Capsaicin appears to relieve pain by stimulating the release of substance P, a chemical transmitter of pain, from nerve terminals. Initially, the release of substance P causes pain (or an exciting kick in the tastebuds), but eventually the nerve terminals become depleted of substance P, leading to loss of the pain sensation (and numb lips in lovers of Thai and Indian food). This painlessness generally lasts as long as capsaicin is present and depleting substance P from the nerves. Substance P is not the sole transmitter of pain, however, so capsaicin may only be effective in certain types of pain.

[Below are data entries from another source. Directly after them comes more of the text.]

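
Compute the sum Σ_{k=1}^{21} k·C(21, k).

Since k·C(21,k) = 21·C(20,k−1), the sum is 21·2^20 = 21·1048576 = 22020096.

22020096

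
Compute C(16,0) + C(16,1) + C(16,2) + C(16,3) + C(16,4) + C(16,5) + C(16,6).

14893

1 + 16 + 120 + 560 + 1820 + 4368 + 8008 = 14893.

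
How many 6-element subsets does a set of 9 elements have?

84

C(9,6) = C(9,3) by symmetry.
C(9,3) = (9·8·7) / 3! = 504 / 6 = 84.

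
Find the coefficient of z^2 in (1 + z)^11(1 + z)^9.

Coefficient of z^2 = Σ_{j} C(11,j)·C(9,2-j) for j from 0 to 2.
= 36 + 99 + 55 = 190.

190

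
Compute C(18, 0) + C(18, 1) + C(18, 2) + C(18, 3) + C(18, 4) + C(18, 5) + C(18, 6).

31180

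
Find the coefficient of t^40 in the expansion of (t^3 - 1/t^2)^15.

-15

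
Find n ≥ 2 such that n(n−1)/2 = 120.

16

n(n−1)/2 = 120 ⇒ n(n−1) = 240. Since 16·15 = 240, n = 16.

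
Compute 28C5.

98280

C(28,5) = (28·27·26·25·24) / 5! = 11793600 / 120 = 98280.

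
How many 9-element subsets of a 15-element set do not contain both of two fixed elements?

3289

All 9-subsets: C(15,9) = 5005. Those containing both fixed elements: C(13,7) = 1716.
5005 − 1716 = 3289.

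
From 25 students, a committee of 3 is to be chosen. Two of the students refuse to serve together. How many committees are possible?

2277

All 3-subsets: C(25,3) = 2300. Those containing both fixed elements: C(23,1) = 23.
2300 − 23 = 2277.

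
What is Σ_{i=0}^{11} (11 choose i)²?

705432

Σ C(11,i)² is the coefficient of x^11 in (1+x)^11(1+x)^11 = (1+x)^22, i.e. C(22,11) = 705432.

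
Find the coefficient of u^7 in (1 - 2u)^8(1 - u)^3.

-12896

Coefficient of u^7 = Σ_{j} C(8,j)·(-2)^j·C(3,7-j)·(-1)^(7-j) for j from 4 to 7.
= (-1120) + (-5376) + (-5376) + (-1024) = -12896.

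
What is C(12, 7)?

C(12,7) = C(12,5) by symmetry.
C(12,5) = (12·11·10·9·8) / 5! = 95040 / 120 = 792.

792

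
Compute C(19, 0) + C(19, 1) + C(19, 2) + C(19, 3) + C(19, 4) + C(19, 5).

1 + 19 + 171 + 969 + 3876 + 11628 = 16664.

16664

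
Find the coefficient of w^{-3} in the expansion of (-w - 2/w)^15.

-2562560

General term: C(15,j)·(-w)^j·(-2/w)^(15-j), with w-exponent 1j − 1(15−j) = 2j − 15.
Set 2j − 15 = -3: j = 6.
C(15,6) = 5005; (-1)^6 = 1; (-2)^9 = -512.
Coefficient = 5005 · 1 · (-512) = -2562560.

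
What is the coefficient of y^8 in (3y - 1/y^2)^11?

-649539

General term: C(11,j)·(3y)^j·(-1/y^2)^(11-j), with y-exponent 1j − 2(11−j) = 3j − 22.
Set 3j − 22 = 8: j = 10.
C(11,10) = 11; 3^10 = 59049; (-1)^1 = -1.
Coefficient = 11 · 59049 · (-1) = -649539.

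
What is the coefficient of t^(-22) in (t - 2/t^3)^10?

General term: C(10,j)·(t)^j·(-2/t^3)^(10-j), with t-exponent 1j − 3(10−j) = 4j − 30.
Set 4j − 30 = -22: j = 2.
C(10,2) = 45; 1^2 = 1; (-2)^8 = 256.
Coefficient = 45 · 1 · 256 = 11520.

11520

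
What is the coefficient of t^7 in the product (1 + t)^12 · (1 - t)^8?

-112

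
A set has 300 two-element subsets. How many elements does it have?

25

n(n−1)/2 = 300 ⇒ n(n−1) = 600. Since 25·24 = 600, n = 25.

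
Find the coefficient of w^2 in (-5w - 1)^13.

The general term is C(13,j)·(-5w)^j·(-1)^(13-j); the w^2 term has j = 2.
C(13,2) = 78.
Coefficient = C(13,2) · (-5)^2 · (-1)^11 = 78 · 25 · (-1) = -1950.

-1950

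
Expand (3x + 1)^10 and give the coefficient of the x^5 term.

The general term is C(10,j)·(3x)^j·(1)^(10-j); the x^5 term has j = 5.
C(10,5) = 252.
Coefficient = C(10,5) · 3^5 = 252 · 243 = 61236.

61236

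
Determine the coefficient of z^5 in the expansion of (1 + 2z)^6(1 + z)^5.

Coefficient of z^5 = Σ_{j} C(6,j)·2^j·C(5,5-j)·1^(5-j) for j from 0 to 5.
= 1 + 60 + 600 + 1600 + 1200 + 192 = 3653.

3653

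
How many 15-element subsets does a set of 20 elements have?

15504

C(20,15) = C(20,5) by symmetry.
C(20,5) = (20·19·18·17·16) / 5! = 1860480 / 120 = 15504.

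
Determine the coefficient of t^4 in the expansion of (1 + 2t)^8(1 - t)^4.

-63

Coefficient of t^4 = Σ_{j} C(8,j)·2^j·C(4,4-j)·(-1)^(4-j) for j from 0 to 4.
= 1 + (-64) + 672 + (-1792) + 1120 = -63.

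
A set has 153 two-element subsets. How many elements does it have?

18

n(n−1)/2 = 153 ⇒ n(n−1) = 306. Since 18·17 = 306, n = 18.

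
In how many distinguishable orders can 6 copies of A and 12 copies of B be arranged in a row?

18564

Choose positions for the A's: C(18,6) = 18564.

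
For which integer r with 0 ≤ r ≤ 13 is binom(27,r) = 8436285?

C(27,r) increases on 0 ≤ r ≤ 13. C(27,9) = 4686825 and C(27,10) = 8436285, so r = 10.

10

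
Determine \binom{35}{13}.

1476337800

C(35,13) = (35·34·33·32·31·30·29·28·27·26·25·24·23) / 13! = 9193186188426240000 / 6227020800 = 1476337800.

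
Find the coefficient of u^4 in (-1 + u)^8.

70

The general term is C(8,j)·(-1)^j·(u)^(8-j); the u^4 term has j = 4.
C(8,4) = 70.
Coefficient = C(8,4) = 70.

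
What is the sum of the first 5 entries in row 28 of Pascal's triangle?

1 + 28 + 378 + 3276 + 20475 = 24158.

24158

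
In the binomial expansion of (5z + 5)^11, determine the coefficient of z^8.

The general term is C(11,j)·(5z)^j·(5)^(11-j); the z^8 term has j = 8.
C(11,8) = 165.
Coefficient = C(11,8) · 5^8 · 5^3 = 165 · 390625 · 125 = 8056640625.

8056640625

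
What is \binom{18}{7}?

C(18,7) = (18·17·16·15·14·13·12) / 7! = 160392960 / 5040 = 31824.

31824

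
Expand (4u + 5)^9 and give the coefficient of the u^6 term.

43008000

The general term is C(9,j)·(4u)^j·(5)^(9-j); the u^6 term has j = 6.
C(9,6) = 84.
Coefficient = C(9,6) · 4^6 · 5^3 = 84 · 4096 · 125 = 43008000.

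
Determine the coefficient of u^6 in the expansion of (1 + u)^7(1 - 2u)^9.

637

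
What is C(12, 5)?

792

C(12,5) = (12·11·10·9·8) / 5! = 95040 / 120 = 792.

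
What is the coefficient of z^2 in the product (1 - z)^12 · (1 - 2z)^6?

270

Coefficient of z^2 = Σ_{j} C(12,j)·(-1)^j·C(6,2-j)·(-2)^(2-j) for j from 0 to 2.
= 60 + 144 + 66 = 270.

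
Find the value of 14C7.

C(14,7) = (14·13·12·11·10·9·8) / 7! = 17297280 / 5040 = 3432.

3432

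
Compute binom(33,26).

4272048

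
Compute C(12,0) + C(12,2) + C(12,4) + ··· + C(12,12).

2048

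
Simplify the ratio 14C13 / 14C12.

2/13

C(n,k+1)/C(n,k) = (n−k)/(k+1) = (14−12)/(12+1) = 2/13.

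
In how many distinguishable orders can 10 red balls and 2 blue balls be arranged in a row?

Choose positions for the red balls: C(12,10) = 66.

66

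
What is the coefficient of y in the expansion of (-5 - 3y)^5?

-9375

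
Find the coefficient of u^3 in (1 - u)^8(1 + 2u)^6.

-40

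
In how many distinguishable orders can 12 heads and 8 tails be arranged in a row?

125970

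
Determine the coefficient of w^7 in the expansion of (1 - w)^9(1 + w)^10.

-84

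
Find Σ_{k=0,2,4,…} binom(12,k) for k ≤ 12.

Half of (1+1)^12 + (1−1)^12 gives the even-index sum: 2^11 = 2048.

2048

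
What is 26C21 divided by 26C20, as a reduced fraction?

2/7

C(n,k+1)/C(n,k) = (n−k)/(k+1) = (26−20)/(20+1) = 6/21 = 2/7.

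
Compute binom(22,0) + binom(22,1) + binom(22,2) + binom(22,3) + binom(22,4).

1 + 22 + 231 + 1540 + 7315 = 9109.

9109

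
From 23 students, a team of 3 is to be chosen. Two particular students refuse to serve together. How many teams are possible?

All 3-subsets: C(23,3) = 1771. Those containing both fixed elements: C(21,1) = 21.
1771 − 21 = 1750.

1750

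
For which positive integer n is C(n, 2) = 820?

n(n−1)/2 = 820 ⇒ n(n−1) = 1640. Since 41·40 = 1640, n = 41.

41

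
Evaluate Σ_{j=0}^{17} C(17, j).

131072

Setting x = 1 in (1+x)^17 gives Σ C(17,j) = 2^17 = 131072.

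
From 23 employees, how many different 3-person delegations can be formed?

This is C(23,3) = 1771.

1771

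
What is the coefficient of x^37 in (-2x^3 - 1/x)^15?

-860160

General term: C(15,j)·(-2x^3)^j·(-1/x)^(15-j), with x-exponent 3j − 1(15−j) = 4j − 15.
Set 4j − 15 = 37: j = 13.
C(15,13) = 105; (-2)^13 = -8192; (-1)^2 = 1.
Coefficient = 105 · (-8192) · 1 = -860160.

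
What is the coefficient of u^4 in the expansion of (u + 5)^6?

375

The general term is C(6,j)·(u)^j·(5)^(6-j); the u^4 term has j = 4.
C(6,4) = 15.
Coefficient = C(6,4) · 5^2 = 15 · 25 = 375.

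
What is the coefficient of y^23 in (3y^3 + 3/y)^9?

177147

General term: C(9,j)·(3y^3)^j·(3/y)^(9-j), with y-exponent 3j − 1(9−j) = 4j − 9.
Set 4j − 9 = 23: j = 8.
C(9,8) = 9; 3^8 = 6561; 3^1 = 3.
Coefficient = 9 · 6561 · 3 = 177147.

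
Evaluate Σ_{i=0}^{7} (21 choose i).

198440

1 + 21 + 210 + 1330 + 5985 + 20349 + 54264 + 116280 = 198440.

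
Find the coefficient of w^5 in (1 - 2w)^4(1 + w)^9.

Coefficient of w^5 = Σ_{j} C(4,j)·(-2)^j·C(9,5-j)·1^(5-j) for j from 0 to 4.
= 126 + (-1008) + 2016 + (-1152) + 144 = 126.

126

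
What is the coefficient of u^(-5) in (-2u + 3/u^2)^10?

General term: C(10,j)·(-2u)^j·(3/u^2)^(10-j), with u-exponent 1j − 2(10−j) = 3j − 20.
Set 3j − 20 = -5: j = 5.
C(10,5) = 252; (-2)^5 = -32; 3^5 = 243.
Coefficient = 252 · (-32) · 243 = -1959552.

-1959552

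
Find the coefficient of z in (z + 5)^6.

The general term is C(6,j)·(z)^j·(5)^(6-j); the z^1 term has j = 1.
C(6,1) = 6.
Coefficient = C(6,1) · 5^5 = 6 · 3125 = 18750.

18750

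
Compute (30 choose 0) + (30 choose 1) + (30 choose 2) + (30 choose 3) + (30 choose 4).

1 + 30 + 435 + 4060 + 27405 = 31931.

31931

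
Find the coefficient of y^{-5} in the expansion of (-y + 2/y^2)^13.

General term: C(13,j)·(-y)^j·(2/y^2)^(13-j), with y-exponent 1j − 2(13−j) = 3j − 26.
Set 3j − 26 = -5: j = 7.
C(13,7) = 1716; (-1)^7 = -1; 2^6 = 64.
Coefficient = 1716 · (-1) · 64 = -109824.

-109824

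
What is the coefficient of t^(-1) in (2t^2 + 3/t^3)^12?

24634368

General term: C(12,j)·(2t^2)^j·(3/t^3)^(12-j), with t-exponent 2j − 3(12−j) = 5j − 36.
Set 5j − 36 = -1: j = 7.
C(12,7) = 792; 2^7 = 128; 3^5 = 243.
Coefficient = 792 · 128 · 243 = 24634368.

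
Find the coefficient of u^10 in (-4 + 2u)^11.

-45056

The general term is C(11,j)·(-4)^j·(2u)^(11-j); the u^10 term has j = 1.
C(11,1) = 11.
Coefficient = C(11,1) · (-4)^1 · 2^10 = 11 · (-4) · 1024 = -45056.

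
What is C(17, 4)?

C(17,4) = (17·16·15·14) / 4! = 57120 / 24 = 2380.

2380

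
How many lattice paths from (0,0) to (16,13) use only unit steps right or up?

67863915

Each path is a sequence of 29 steps with 16 rights: C(29,16) = 67863915.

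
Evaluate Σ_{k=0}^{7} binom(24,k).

536155

1 + 24 + 276 + 2024 + 10626 + 42504 + 134596 + 346104 = 536155.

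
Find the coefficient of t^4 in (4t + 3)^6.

The general term is C(6,j)·(4t)^j·(3)^(6-j); the t^4 term has j = 4.
C(6,4) = 15.
Coefficient = C(6,4) · 4^4 · 3^2 = 15 · 256 · 9 = 34560.

34560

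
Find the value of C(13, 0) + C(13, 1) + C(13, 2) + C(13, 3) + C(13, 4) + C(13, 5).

1 + 13 + 78 + 286 + 715 + 1287 = 2380.

2380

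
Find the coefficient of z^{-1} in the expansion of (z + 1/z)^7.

General term: C(7,j)·(z)^j·(1/z)^(7-j), with z-exponent 1j − 1(7−j) = 2j − 7.
Set 2j − 7 = -1: j = 3.
C(7,3) = 35; 1^3 = 1; 1^4 = 1.
Coefficient = 35 · 1 · 1 = 35.

35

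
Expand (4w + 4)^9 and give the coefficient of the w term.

2359296

The general term is C(9,j)·(4w)^j·(4)^(9-j); the w^1 term has j = 1.
C(9,1) = 9.
Coefficient = C(9,1) · 4^1 · 4^8 = 9 · 4 · 65536 = 2359296.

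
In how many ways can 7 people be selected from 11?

330

This is C(11,7) = 330.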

In the form of cayenne peppers, capsaicin has been used with variable success in folk medicine since the 1800’s for such diverse conditions as colds, allergies, arthritis, and hemorrhoids. It is available in the form of over-the-counter topical salves, sold under the brand names ArthriCare and Zostrix, among others, which have been approved by the Food and Drug Administration for treating chronic pain. Although there have not been large, controlled clinical trials proving the effectiveness of these salves, they at least appear useful in relieving pain from shingles, trigeminal neuralgia (a nerve disorder that causes facial pain), arthritis, and painful diabetic neuropathy (nerve damage).

Capsaicin’s success in relieving pain from diabetic neuropathy is highly variable: Sometimes it helps, sometimes it doesn’t, and occasionally it actually makes the pain worse. If you have painful diabetic neuropathy, one of these salves may help relieve the pain, but it is a good idea to consult your doctor before trying it.